Quando seu precioso cemitério é brutalmente vandalizado por uma pessoa desconhecida e o mistério se aprofunda em algo com consequências potencialmente globais, a espiral descendente de Karsh encontra a saída perfeita para sua dor não resolvida e procura colocar a culpa nos críticos vocais da GraveTech, como fanáticos religiosos, eco- terroristas e maus actores políticos que vêem este cemitério digital (e os seus planos para uma rápida expansão internacional) como um insulto a Deus e à natureza… ou simplesmente como uma rede de vigilância digital implorando ser explorado. Antes que você perceba, a mão visionária de Cronenberg ao volante torna mais fácil aceitar essa premissa bizarra e mergulhar no abismo bem ao lado de nosso herói profundamente perturbado, que está feliz demais para literalmente se cercar da morte.

The Shrouds é um thriller techno, drama erótico e conto de ficção científica, tudo reunido em um só.

É melhor deixar as partes mais importantes de “O Sudário”, que exigem discussão e análise, intactas, especialmente no emocionante ato final, que termina com suas piadas mais sombrias e sarcásticas. No entanto, seria aconselhável que os espectadores ajustassem suas expectativas antes de entrar. Embora não seja tão sangrento e brutal como Cronenberg foi no passado (“Quão sombrio você quer ir?” Karsh pergunta a alguém no início – uma promessa ousada e implícita que os fãs de terror hardcore acharão em grande parte não cumprida), é em em muitos aspectos, é simplesmente uma de suas obras mais inacessíveis até hoje. Isso fica bastante claro quando o filme não escolhe nenhum gênero e, em vez disso, reproduz vários filmes ao mesmo tempo. É em parte um thriller tecnológico sobre as consequências não intencionais da loucura da tecnologia, em parte um drama erótico que explora a masculinidade de Karsh em meio à sua dor (a maneira como as mulheres constantemente se jogam nele não é um salto – é um personagem interpretado pelo sempre – um Cassel de cabelos grisalhos, afinal – mas Cronenberg logo o transforma em uma piada) e até mesmo em um mistério envolvente que Karsh a certa altura chama de “um problema clássico de detetive”. Acima de tudo, porém, é principalmente um conto de advertência que nunca perde de vista as suas raízes (relativamente) fundamentadas na ficção científica.

Mas quanto mais fundo o roteiro se aprofunda na psique verdadeiramente danificada de Karsh, mais aterrorizante se torna o curso dos acontecimentos. O diretor de fotografia Douglas Koch (que também trabalhou em Future Crimes, de Cronenberg) gosta de brincar com luz e sombra, aumentando a tensão, embora quase sempre segure a câmera com firmeza – em justaposição direta ao afrouxamento do controle de Karsh sobre a realidade.
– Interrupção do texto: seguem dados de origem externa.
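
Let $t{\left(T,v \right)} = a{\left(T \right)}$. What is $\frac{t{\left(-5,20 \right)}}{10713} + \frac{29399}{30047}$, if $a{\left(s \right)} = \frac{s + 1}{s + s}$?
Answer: $\frac{1574817529}{1609467555} \approx 0.97847$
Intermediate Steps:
$a{\left(s \right)} = \frac{1 + s}{2 s}$
$t{\left(T,v \right)} = \frac{1 + T}{2 T}$
$\frac{t{\left(-5,20 \right)}}{10713} + \frac{29399}{30047} = \frac{\frac{1}{2} \frac{1}{-5} \left(1 - 5\right)}{10713} + \frac{29399}{30047} = \frac{1}{2} \left(- \frac{1}{5}\right) \left(-4\right) \frac{1}{10713} + 29399 \cdot \frac{1}{30047} = \frac{2}{5} \cdot \frac{1}{10713} + \frac{29399}{30047} = \frac{2}{53565} + \frac{29399}{30047} = \frac{1574817529}{1609467555}$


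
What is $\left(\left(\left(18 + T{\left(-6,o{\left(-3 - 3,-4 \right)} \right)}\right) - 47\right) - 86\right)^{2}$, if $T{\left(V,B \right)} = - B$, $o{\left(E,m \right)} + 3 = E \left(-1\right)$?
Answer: $13924$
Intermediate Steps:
$o{\left(E,m \right)} = -3 - E$ ($o{\left(E,m \right)} = -3 + E \left(-1\right) = -3 - E$)
$\left(\left(\left(18 + T{\left(-6,o{\left(-3 - 3,-4 \right)} \right)}\right) - 47\right) - 86\right)^{2} = \left(\left(\left(18 - \left(-3 - \left(-3 - 3\right)\right)\right) - 47\right) - 86\right)^{2} = \left(\left(\left(18 - \left(-3 - -6\right)\right) - 47\right) - 86\right)^{2} = \left(\left(\left(18 - \left(-3 + 6\right)\right) - 47\right) - 86\right)^{2} = \left(\left(\left(18 - 3\right) - 47\right) - 86\right)^{2} = \left(\left(15 - 47\right) - 86\right)^{2} = \left(-32 - 86\right)^{2} = \left(-118\right)^{2} = 13924$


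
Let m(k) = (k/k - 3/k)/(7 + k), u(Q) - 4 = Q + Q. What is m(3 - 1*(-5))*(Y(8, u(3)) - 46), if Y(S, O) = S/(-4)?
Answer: -2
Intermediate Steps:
u(Q) = 4 + 2*Q (u(Q) = 4 + (Q + Q) = 4 + 2*Q)
m(k) = (1 - 3/k)/(7 + k)
Y(S, O) = -S/4 (Y(S, O) = S*(-¼) = -S/4)
m(3 - 1*(-5))*(Y(8, u(3)) - 46) = ((-3 + (3 - 1*(-5)))/((3 - 1*(-5))*(7 + (3 - 1*(-5)))))*(-¼*8 - 46) = ((-3 + (3 + 5))/((3 + 5)*(7 + (3 + 5))))*(-2 - 46) = ((-3 + 8)/(8*(7 + 8)))*(-48) = ((⅛)*5/15)*(-48) = ((⅛)*(1/15)*5)*(-48) = (1/24)*(-48) = -2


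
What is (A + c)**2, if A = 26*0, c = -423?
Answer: 178929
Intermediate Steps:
A = 0
(A + c)**2 = (0 - 423)**2 = (-423)**2 = 178929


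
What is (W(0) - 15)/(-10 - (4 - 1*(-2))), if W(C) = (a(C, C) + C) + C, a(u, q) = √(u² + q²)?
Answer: 15/16 ≈ 0.93750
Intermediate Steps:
a(u, q) = √(q² + u²)
W(C) = 2*C + √2*√(C²) (W(C) = (√(C² + C²) + C) + C = (√(2*C²) + C) + C = (√2*√(C²) + C) + C = (C + √2*√(C²)) + C = 2*C + √2*√(C²))
(W(0) - 15)/(-10 - (4 - 1*(-2))) = ((2*0 + √2*√(0²)) - 15)/(-10 - (4 - 1*(-2))) = ((0 + √2*√0) - 15)/(-10 - (4 + 2)) = ((0 + √2*0) - 15)/(-10 - 1*6) = ((0 + 0) - 15)/(-10 - 6) = (0 - 15)/(-16) = -1/16*(-15) = 15/16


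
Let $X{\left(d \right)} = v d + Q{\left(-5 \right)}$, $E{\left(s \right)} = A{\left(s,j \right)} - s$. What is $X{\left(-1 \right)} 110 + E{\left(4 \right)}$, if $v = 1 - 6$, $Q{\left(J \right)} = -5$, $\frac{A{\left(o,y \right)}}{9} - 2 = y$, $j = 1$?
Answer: $23$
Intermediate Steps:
$A{\left(o,y \right)} = 18 + 9 y$
$E{\left(s \right)} = 27 - s$ ($E{\left(s \right)} = \left(18 + 9 \cdot 1\right) - s = \left(18 + 9\right) - s = 27 - s$)
$v = -5$
$X{\left(d \right)} = -5 - 5 d$ ($X{\left(d \right)} = - 5 d - 5 = -5 - 5 d$)
$X{\left(-1 \right)} 110 + E{\left(4 \right)} = \left(-5 - -5\right) 110 + \left(27 - 4\right) = \left(-5 + 5\right) 110 + \left(27 - 4\right) = 0 \cdot 110 + 23 = 0 + 23 = 23$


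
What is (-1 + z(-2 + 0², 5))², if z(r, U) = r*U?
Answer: 121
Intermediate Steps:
z(r, U) = U*r
(-1 + z(-2 + 0², 5))² = (-1 + 5*(-2 + 0²))² = (-1 + 5*(-2 + 0))² = (-1 + 5*(-2))² = (-1 - 10)² = (-11)² = 121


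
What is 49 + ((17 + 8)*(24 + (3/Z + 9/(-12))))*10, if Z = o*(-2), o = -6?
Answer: 5924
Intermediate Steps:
Z = 12 (Z = -6*(-2) = 12)
49 + ((17 + 8)*(24 + (3/Z + 9/(-12))))*10 = 49 + ((17 + 8)*(24 + (3/12 + 9/(-12))))*10 = 49 + (25*(24 + (3*(1/12) + 9*(-1/12))))*10 = 49 + (25*(24 + (¼ - ¾)))*10 = 49 + (25*(24 - ½))*10 = 49 + (25*(47/2))*10 = 49 + (1175/2)*10 = 49 + 5875 = 5924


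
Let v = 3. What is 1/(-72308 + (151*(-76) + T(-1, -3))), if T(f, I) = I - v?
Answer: -1/83790 ≈ -1.1935e-5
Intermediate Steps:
T(f, I) = -3 + I (T(f, I) = I - 1*3 = I - 3 = -3 + I)
1/(-72308 + (151*(-76) + T(-1, -3))) = 1/(-72308 + (151*(-76) + (-3 - 3))) = 1/(-72308 + (-11476 - 6)) = 1/(-72308 - 11482) = 1/(-83790) = -1/83790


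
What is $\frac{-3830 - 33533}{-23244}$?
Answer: $\frac{37363}{23244} \approx 1.6074$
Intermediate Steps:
$\frac{-3830 - 33533}{-23244} = \left(-3830 - 33533\right) \left(- \frac{1}{23244}\right) = \left(-37363\right) \left(- \frac{1}{23244}\right) = \frac{37363}{23244}$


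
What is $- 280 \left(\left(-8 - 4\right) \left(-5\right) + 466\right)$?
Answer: $-147280$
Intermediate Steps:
$- 280 \left(\left(-8 - 4\right) \left(-5\right) + 466\right) = - 280 \left(\left(-12\right) \left(-5\right) + 466\right) = - 280 \left(60 + 466\right) = \left(-280\right) 526 = -147280$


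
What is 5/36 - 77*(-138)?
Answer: 382541/36 ≈ 10626.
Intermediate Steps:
5/36 - 77*(-138) = (1/36)*5 + 10626 = 5/36 + 10626 = 382541/36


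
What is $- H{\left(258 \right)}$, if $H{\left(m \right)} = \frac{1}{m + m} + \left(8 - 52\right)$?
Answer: $\frac{22703}{516} \approx 43.998$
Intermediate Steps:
$H{\left(m \right)} = -44 + \frac{1}{2 m}$ ($H{\left(m \right)} = \frac{1}{2 m} - 44 = -44 + \frac{1}{2 m}$)
$- H{\left(258 \right)} = - (-44 + \frac{1}{2 \cdot 258}) = - (-44 + \frac{1}{2} \cdot \frac{1}{258}) = - (-44 + \frac{1}{516}) = \left(-1\right) \left(- \frac{22703}{516}\right) = \frac{22703}{516}$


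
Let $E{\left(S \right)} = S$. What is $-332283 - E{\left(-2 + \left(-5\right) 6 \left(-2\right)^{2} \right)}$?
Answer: $-332161$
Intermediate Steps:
$-332283 - E{\left(-2 + \left(-5\right) 6 \left(-2\right)^{2} \right)} = -332283 - \left(-2 + \left(-5\right) 6 \left(-2\right)^{2}\right) = -332283 - \left(-2 - 120\right) = -332283 - -122 = -332283 + 122 = -332161$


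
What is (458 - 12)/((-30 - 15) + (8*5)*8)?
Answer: 446/275 ≈ 1.6218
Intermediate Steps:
(458 - 12)/((-30 - 15) + (8*5)*8) = 446/(-45 + 40*8) = 446/(-45 + 320) = 446/275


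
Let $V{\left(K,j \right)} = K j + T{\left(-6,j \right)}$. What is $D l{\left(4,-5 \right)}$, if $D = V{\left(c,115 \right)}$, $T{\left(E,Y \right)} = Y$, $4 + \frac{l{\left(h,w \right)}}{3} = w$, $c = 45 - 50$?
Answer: $12420$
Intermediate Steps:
$c = -5$
$l{\left(h,w \right)} = -12 + 3 w$
$V{\left(K,j \right)} = j + K j$ ($V{\left(K,j \right)} = K j + j = j + K j$)
$D = -460$ ($D = 115 \left(1 - 5\right) = 115 \left(-4\right) = -460$)
$D l{\left(4,-5 \right)} = - 460 \left(-12 + 3 \left(-5\right)\right) = - 460 \left(-12 - 15\right) = \left(-460\right) \left(-27\right) = 12420$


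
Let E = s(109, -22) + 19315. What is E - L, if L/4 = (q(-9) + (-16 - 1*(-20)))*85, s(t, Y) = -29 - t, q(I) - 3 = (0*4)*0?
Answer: 16797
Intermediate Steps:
q(I) = 3 (q(I) = 3 + (0*4)*0 = 3 + 0*0 = 3 + 0 = 3)
L = 2380 (L = 4*((3 + (-16 - 1*(-20)))*85) = 4*((3 + (-16 + 20))*85) = 4*((3 + 4)*85) = 4*(7*85) = 4*595 = 2380)
E = 19177 (E = (-29 - 1*109) + 19315 = (-29 - 109) + 19315 = -138 + 19315 = 19177)
E - L = 19177 - 1*2380 = 19177 - 2380 = 16797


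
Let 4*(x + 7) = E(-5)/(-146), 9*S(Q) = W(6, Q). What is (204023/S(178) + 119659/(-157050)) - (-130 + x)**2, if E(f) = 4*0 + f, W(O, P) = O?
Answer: 7693421115556123/26781422400 ≈ 2.8727e+5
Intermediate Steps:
S(Q) = 2/3 (S(Q) = (1/9)*6 = 2/3)
E(f) = f (E(f) = 0 + f = f)
x = -4083/584 (x = -7 + (-5/(-146))/4 = -7 + (-5*(-1/146))/4 = -7 + (1/4)*(5/146) = -7 + 5/584 = -4083/584 ≈ -6.9914)
(204023/S(178) + 119659/(-157050)) - (-130 + x)**2 = (204023/(2/3) + 119659/(-157050)) - (-130 - 4083/584)**2 = (204023*(3/2) + 119659*(-1/157050)) - (-80003/584)**2 = (612069/2 - 119659/157050) - 1*6400480009/341056 = 24031299283/78525 - 6400480009/341056 = 7693421115556123/26781422400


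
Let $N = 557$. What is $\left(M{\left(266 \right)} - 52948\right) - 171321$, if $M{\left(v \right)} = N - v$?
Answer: $-223978$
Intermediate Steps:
$M{\left(v \right)} = 557 - v$
$\left(M{\left(266 \right)} - 52948\right) - 171321 = \left(\left(557 - 266\right) - 52948\right) - 171321 = \left(291 - 52948\right) - 171321 = -52657 - 171321 = -223978$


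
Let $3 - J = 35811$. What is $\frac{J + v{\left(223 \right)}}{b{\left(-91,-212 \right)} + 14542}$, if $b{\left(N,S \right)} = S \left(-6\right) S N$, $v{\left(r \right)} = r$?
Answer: $- \frac{35585}{24553966} \approx -0.0014493$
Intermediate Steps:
$J = -35808$ ($J = 3 - 35811 = -35808$)
$b{\left(N,S \right)} = - 6 N S^{2}$ ($b{\left(N,S \right)} = - 6 S N S = - 6 N S^{2}$)
$\frac{J + v{\left(223 \right)}}{b{\left(-91,-212 \right)} + 14542} = \frac{-35808 + 223}{\left(-6\right) \left(-91\right) \left(-212\right)^{2} + 14542} = - \frac{35585}{\left(-6\right) \left(-91\right) 44944 + 14542} = - \frac{35585}{24539424 + 14542} = - \frac{35585}{24553966}$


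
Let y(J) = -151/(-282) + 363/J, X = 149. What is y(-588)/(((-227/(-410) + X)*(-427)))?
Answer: 463915/361787836662 ≈ 1.2823e-6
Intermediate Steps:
y(J) = 151/282 + 363/J (y(J) = -151*(-1/282) + 363/J = 151/282 + 363/J)
y(-588)/(((-227/(-410) + X)*(-427))) = (151/282 + 363/(-588))/(((-227/(-410) + 149)*(-427))) = (151/282 + 363*(-1/588))/(((-227*(-1/410) + 149)*(-427))) = (151/282 - 121/196)/(((227/410 + 149)*(-427))) = -2263/(27636*((61317/410)*(-427))) = -2263/(27636*(-26182359/410)) = -2263/27636*(-410/26182359) = 463915/361787836662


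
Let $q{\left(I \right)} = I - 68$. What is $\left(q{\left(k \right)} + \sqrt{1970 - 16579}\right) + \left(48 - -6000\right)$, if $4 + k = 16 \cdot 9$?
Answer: $6120 + i \sqrt{14609} \approx 6120.0 + 120.87 i$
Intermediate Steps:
$k = 140$ ($k = -4 + 16 \cdot 9 = -4 + 144 = 140$)
$q{\left(I \right)} = -68 + I$ ($q{\left(I \right)} = I - 68 = -68 + I$)
$\left(q{\left(k \right)} + \sqrt{1970 - 16579}\right) + \left(48 - -6000\right) = \left(\left(-68 + 140\right) + \sqrt{1970 - 16579}\right) + \left(48 - -6000\right) = \left(72 + \sqrt{-14609}\right) + \left(48 + 6000\right) = \left(72 + i \sqrt{14609}\right) + 6048 = 6120 + i \sqrt{14609}$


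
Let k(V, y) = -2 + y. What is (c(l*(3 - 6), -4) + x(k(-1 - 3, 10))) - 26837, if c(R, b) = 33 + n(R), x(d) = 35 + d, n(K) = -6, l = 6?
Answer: -26767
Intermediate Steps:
c(R, b) = 27 (c(R, b) = 33 - 6 = 27)
(c(l*(3 - 6), -4) + x(k(-1 - 3, 10))) - 26837 = (27 + (35 + (-2 + 10))) - 26837 = (27 + (35 + 8)) - 26837 = (27 + 43) - 26837 = 70 - 26837 = -26767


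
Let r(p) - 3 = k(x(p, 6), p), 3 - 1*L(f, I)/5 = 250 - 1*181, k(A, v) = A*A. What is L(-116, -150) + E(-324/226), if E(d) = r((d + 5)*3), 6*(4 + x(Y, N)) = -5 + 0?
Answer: -10931/36 ≈ -303.64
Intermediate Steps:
x(Y, N) = -29/6 (x(Y, N) = -4 + (-5 + 0)/6 = -4 + (1/6)*(-5) = -4 - 5/6 = -29/6)
k(A, v) = A**2
L(f, I) = -330 (L(f, I) = 15 - 5*(250 - 1*181) = 15 - 5*(250 - 181) = 15 - 5*69 = 15 - 345 = -330)
r(p) = 949/36 (r(p) = 3 + (-29/6)**2 = 3 + 841/36 = 949/36)
E(d) = 949/36
L(-116, -150) + E(-324/226) = -330 + 949/36 = -10931/36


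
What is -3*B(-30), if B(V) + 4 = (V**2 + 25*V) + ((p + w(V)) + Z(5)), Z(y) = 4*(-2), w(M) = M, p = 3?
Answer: -333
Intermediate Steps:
Z(y) = -8
B(V) = -9 + V**2 + 26*V (B(V) = -4 + ((V**2 + 25*V) + ((3 + V) - 8)) = -4 + ((V**2 + 25*V) + (-5 + V)) = -4 + (-5 + V**2 + 26*V) = -9 + V**2 + 26*V)
-3*B(-30) = -3*(-9 + (-30)**2 + 26*(-30)) = -3*(-9 + 900 - 780) = -3*111 = -333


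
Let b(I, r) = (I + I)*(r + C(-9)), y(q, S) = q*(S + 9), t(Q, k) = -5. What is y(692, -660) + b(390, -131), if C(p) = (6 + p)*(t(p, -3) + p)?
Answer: -519912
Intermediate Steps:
y(q, S) = q*(9 + S)
C(p) = (-5 + p)*(6 + p) (C(p) = (6 + p)*(-5 + p) = (-5 + p)*(6 + p))
b(I, r) = 2*I*(42 + r) (b(I, r) = (I + I)*(r + (-30 - 9 + (-9)²)) = (2*I)*(r + (-30 - 9 + 81)) = (2*I)*(r + 42) = (2*I)*(42 + r) = 2*I*(42 + r))
y(692, -660) + b(390, -131) = 692*(9 - 660) + 2*390*(42 - 131) = 692*(-651) + 2*390*(-89) = -450492 - 69420 = -519912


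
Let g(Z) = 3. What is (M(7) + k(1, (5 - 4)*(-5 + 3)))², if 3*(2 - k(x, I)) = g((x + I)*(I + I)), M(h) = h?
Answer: 64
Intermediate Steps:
k(x, I) = 1 (k(x, I) = 2 - ⅓*3 = 2 - 1 = 1)
(M(7) + k(1, (5 - 4)*(-5 + 3)))² = (7 + 1)² = 8² = 64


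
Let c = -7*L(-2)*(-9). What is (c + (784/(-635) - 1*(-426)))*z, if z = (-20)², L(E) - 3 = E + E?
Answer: 18377680/127 ≈ 1.4471e+5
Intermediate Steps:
L(E) = 3 + 2*E (L(E) = 3 + (E + E) = 3 + 2*E)
z = 400
c = -63 (c = -7*(3 + 2*(-2))*(-9) = -7*(3 - 4)*(-9) = -7*(-1)*(-9) = 7*(-9) = -63)
(c + (784/(-635) - 1*(-426)))*z = (-63 + (784/(-635) - 1*(-426)))*400 = (-63 + (784*(-1/635) + 426))*400 = (-63 + (-784/635 + 426))*400 = (-63 + 269726/635)*400 = (229721/635)*400 = 18377680/127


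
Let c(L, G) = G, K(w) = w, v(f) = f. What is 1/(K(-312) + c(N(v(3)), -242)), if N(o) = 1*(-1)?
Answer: -1/554 ≈ -0.0018051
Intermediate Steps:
N(o) = -1
1/(K(-312) + c(N(v(3)), -242)) = 1/(-312 - 242) = 1/(-554) = -1/554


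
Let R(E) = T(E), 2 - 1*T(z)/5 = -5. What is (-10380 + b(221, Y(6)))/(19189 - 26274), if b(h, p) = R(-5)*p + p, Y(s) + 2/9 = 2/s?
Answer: 10376/7085 ≈ 1.4645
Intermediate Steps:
T(z) = 35 (T(z) = 10 - 5*(-5) = 10 + 25 = 35)
R(E) = 35
Y(s) = -2/9 + 2/s
b(h, p) = 36*p (b(h, p) = 35*p + p = 36*p)
(-10380 + b(221, Y(6)))/(19189 - 26274) = (-10380 + 36*(-2/9 + 2/6))/(19189 - 26274) = (-10380 + 36*(-2/9 + 2*(⅙)))/(-7085) = (-10380 + 36*(-2/9 + ⅓))*(-1/7085) = (-10380 + 36*(⅑))*(-1/7085) = (-10380 + 4)*(-1/7085) = -10376*(-1/7085) = 10376/7085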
Na verdade, a verdadeira profundidade de sua depressão só é revelada através de uma série de pesadelos (flashbacks? Fantasias?) De Becca nua em meio a uma doença devastadora que acabou determinando sua vida. Aqui, a abordagem contundente de Cronenberg para capturar a forma humana nua dá lugar a explosões surpreendentes de horror corporal, à medida que “Sudários” se torna um caldeirão de emoções misturadas: desejo, perda e hipocrisia que se entrelaçam.

Ao longo do tempo, Cassel, Pearce, Sandrine Holt, em seu papel coadjuvante como potencial cliente da GraveTech, e especialmente Kruger em seus numerosos papéis, apresentam performances incrivelmente comprometidas que forçam você a manter os olhos na tela… mesmo quando a intensidade pode deixá-lo. precisando desesperadamente de um momento de descanso ou dois. Alguns podem ficar tentados a descrever “The Shrouds” como Cronenberg tocando em tom menor, mas isso de forma alguma faz justiça a um drama legal, quase angustiante, que extrai muito de seu significado e até mesmo pungência da distância emocional. Fãs de Cronenberg, sim NÃO Eu quero pular este.

/ Classificação do filme: 7,5 de 10

“The Shrouds” estreará nos cinemas na primavera de 2025.